I concetti ASTORICI, ATEMPORALI e APOLITICI, sono concetti Tradizionali, che nulla hanno a che vedere con le idee che professava garibaldi.
Anzi le idee giacobine di cui "l'eroe" era pervaso (l'Italiano gli fu insegnato da un soldato napoleonico) erano in toto sovversive. nel senso che erano frutto della rivoluzione francese.
Caro amico le INSORGENZE ERANO TRADIZIONALMENTE ITALIANE, le insorgenze liguri, toscane, piemontese e napoletane.
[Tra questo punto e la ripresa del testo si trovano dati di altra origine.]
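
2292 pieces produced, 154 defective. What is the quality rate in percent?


Formula: Quality Rate = Good Pieces / Total Pieces * 100
Good pieces = 2292 - 154 = 2138
QR = 2138 / 2292 * 100 = 93.3%

93.3%


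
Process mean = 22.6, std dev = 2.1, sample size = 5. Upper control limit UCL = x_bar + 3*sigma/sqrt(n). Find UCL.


UCL = 22.6 + 3 * 2.1 / sqrt(5)

25.42


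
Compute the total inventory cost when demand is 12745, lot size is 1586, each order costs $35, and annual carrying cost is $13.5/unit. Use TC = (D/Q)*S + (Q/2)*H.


TC = 12745/1586 * 35 + 1586/2 * 13.5

$10986.76


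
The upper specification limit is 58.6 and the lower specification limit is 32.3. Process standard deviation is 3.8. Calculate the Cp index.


Cp = (58.6 - 32.3) / (6 * 3.8)

1.15


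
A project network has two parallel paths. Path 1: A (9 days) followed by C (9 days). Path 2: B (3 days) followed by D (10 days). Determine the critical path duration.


Path 1 = 9 + 9 = 18 days
Path 2 = 3 + 10 = 13 days
Duration = max(18, 13) = 18 days

18 days


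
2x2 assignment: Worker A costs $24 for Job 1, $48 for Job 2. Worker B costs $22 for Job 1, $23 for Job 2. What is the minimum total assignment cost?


Option 1: A->1 + B->2 = $24 + $23 = $47
Option 2: A->2 + B->1 = $48 + $22 = $70
Min cost = min($47, $70) = $47

$47


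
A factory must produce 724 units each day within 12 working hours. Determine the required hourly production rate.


Formula: Production Rate = Daily Demand / Available Hours
Rate = 724 units/day / 12 hours/day
Rate = 60.3 units/hour

60.3 units/hour


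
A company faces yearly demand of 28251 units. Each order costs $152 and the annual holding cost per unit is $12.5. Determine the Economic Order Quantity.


Formula: EOQ = sqrt(2 * D * S / H)
Numerator: 2 * 28251 * 152 = 8588304
2DS/H = 8588304 / 12.5 = 687064.3
EOQ = sqrt(687064.3) = 828.9 units

828.9 units


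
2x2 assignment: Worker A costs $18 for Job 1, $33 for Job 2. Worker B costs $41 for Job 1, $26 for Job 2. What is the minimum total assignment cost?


Option 1: A->1 + B->2 = $18 + $26 = $44
Option 2: A->2 + B->1 = $33 + $41 = $74
Min cost = min($44, $74) = $44

$44


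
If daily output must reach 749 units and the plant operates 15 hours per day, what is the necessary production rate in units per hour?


Formula: Production Rate = Daily Demand / Available Hours
Rate = 749 units/day / 15 hours/day
Rate = 49.9 units/hour

49.9 units/hour


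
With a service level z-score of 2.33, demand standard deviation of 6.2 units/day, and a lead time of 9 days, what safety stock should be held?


Formula: SS = z * sigma_d * sqrt(LT)
sqrt(LT) = sqrt(9) = 3.0
SS = 2.33 * 6.2 * 3.0
SS = 43.3 units

43.3 units


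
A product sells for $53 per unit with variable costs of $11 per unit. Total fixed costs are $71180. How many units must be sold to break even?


Formula: BEQ = Fixed Costs / (Price - Variable Cost)
Contribution margin = $53 - $11 = $42/unit
BEQ = ceil($71180 / $42/unit) = ceil(1694.76) = 1695 units

1695 units


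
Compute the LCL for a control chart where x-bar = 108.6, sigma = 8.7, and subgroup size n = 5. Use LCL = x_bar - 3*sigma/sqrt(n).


LCL = 108.6 - 3 * 8.7 / sqrt(5)

96.93


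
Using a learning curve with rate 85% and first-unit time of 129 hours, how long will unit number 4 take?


Formula: T_n = T_1 * (learning_rate)^(log2(n)) where learning_rate = rate/100
Doublings = log2(4) = 2
T_n = 129 * 0.85^2
T_n = 129 * 0.7225 = 93.2 hours

93.2 hours


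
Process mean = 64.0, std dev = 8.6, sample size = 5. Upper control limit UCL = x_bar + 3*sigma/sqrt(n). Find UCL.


UCL = 64.0 + 3 * 8.6 / sqrt(5)

75.54


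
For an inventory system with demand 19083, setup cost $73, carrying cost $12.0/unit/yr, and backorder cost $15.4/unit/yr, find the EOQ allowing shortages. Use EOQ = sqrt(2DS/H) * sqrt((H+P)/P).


Formula: EOQ* = sqrt(2DS/H) * sqrt((H+P)/P)
Base EOQ = sqrt(2*19083*73/12.0) = 481.85 units
Correction = sqrt((12.0+15.4)/15.4) = 1.33387
EOQ* = 481.85 * 1.33387 = 642.7 units

642.7 units


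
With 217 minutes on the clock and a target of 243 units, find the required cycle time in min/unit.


Formula: CT = Available Time / Number of Units
CT = 217 min / 243 units
CT = 0.89 min/unit

0.89 min/unit


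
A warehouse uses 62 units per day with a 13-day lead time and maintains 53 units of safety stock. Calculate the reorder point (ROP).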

Quella era la "NAZIONE SPONTANEA" SU CUI DOVEVA BASARSI L'uNITà.
Senza tempo? no! un tempo preciso.
Rivoluzione industriale come affermazione progressista e quindi tutti a rincorrere la palese "modernità" dell'inghilterra e l'occulto signoraggio.
e
La rivoluzione Francese con i Valori sovversivi palesi ed astratti (libertè da chi e da che cosa? dalla propria tradizione?) (egalitè rispetto a chi?) (fraternitè a suon di guerre di sterminio, ghigliottine e bombe atomiche?) e valori occulti come lo sterminio delle comunità intermedie fra la famiglia e l'Impero.
No caro amico non senza tempo, tempo preciso: Tempo Moderno, che non significa Futuro e felicità. ma soprattutto non significa essere fedeli a se stessi.


.... Caro amico dimenticavo.... la cosa più assurda, perchè astratta e inventata dai giacobini a "tavolino", che poi venne applicata da Garibaldi e i suoi posteri e che:
L'appartenenza etnica, la cultura e la cittadinanza debbono a tutti i costi coincidere.
Questo è uno dei concetti più sovverssivi è più atroci che la rivoluzione francese ha potuto creare.


Quoto totalmente nando- in tutti i suoi interventi su questo argomento.
BRAVO!
Eccoli qui gli strumenti ''culturali'' della dx radicale: complottismi da due soldi...
Complotti massonici, complotti ebraici, complotti gesuitici, complotti plutocratici...


"L'UNICO DIRITTO DEGLI SCHIAVI è IL COMPLOTTO" pEPPINIELLO gARIBALDI......
mA AL DI LA DELLA BATTUTA DOVE LO VEDI IL COMPLOTTO?


Incontro sul panfilo Britannia
Era il 2 giugno del 1992 quando C.A.Ciampi in qualità di Governatore della Banca d'Italia partecipa ad un incontro sulla nave inglese Britannia, panfilo di Elisabetta II, in cui vengono illustrati i piani di privatizzazione delle industrie statali italiane ad alcuni dei maggiori personaggi della finanza mondiale. Si tratta di un episodio dibattuto e controverso, che portò anche ad alcune interrogazioni parlamentari in merito e che coinvolse futuri esponenti di Governo nonché alcuni rappresentanti dei vertici industriali italiani, come riportato dal settimanale "L'Italia" e come discusso anche nelle aule parlamentari, con richieste di chiarimenti su quell'incontro da parte di onorevoli e senatori di più parti politiche: Tiscar (DC) Pillitteri e Bottini (PSI) Parlato (MSI), autore di ben tre interrogazioni rimaste senza risposte,il quale lesse[1] anche in aula l'articolo del settimanale "L'Italia", ed infine la senatrice Edda Fagni (PCI), che ricordò negativamente l'episodio anche nel giorno del voto di fiducia al governo "tecnico" guidato da Ciampi.
Al "convegno" sul Britannia partecipò anche l'attuale governatore della Banca d'Italia Mario Draghi, all'epoca appartenente al Ministero del Tesoro e perciò in stretta sintonia di lavoro col Governatore della Banca d'Italia; Draghi (scommettiamo che sarà il futuro presidente della repubblica?), resosi conto della delicatezza ed ambiguità dell'episodio, anche in ragione del suo ruolo, preferì persino non salpare affatto verso le acque internazionali e pronunciare il suo discorso mentre l'imbarcazione si trovava ancora ancorata a Civitavecchia, secondo quanto da lui stesso affermato davanti al Parlamento. Tale incontro viene indicato come la sede di decisione della svendita del patrimonio pubblico ai privati, a condizioni agevolate o sottocosto. Secondo una recente ricostruzione che affronta tali aspetti, in quell'incontro potrebbero essere stati anche discussi, specie da parte di personaggi esteri, alcuni eventi tragici che in seguito scossero l'Italia, come gli omicidi Falcone-Borsellino.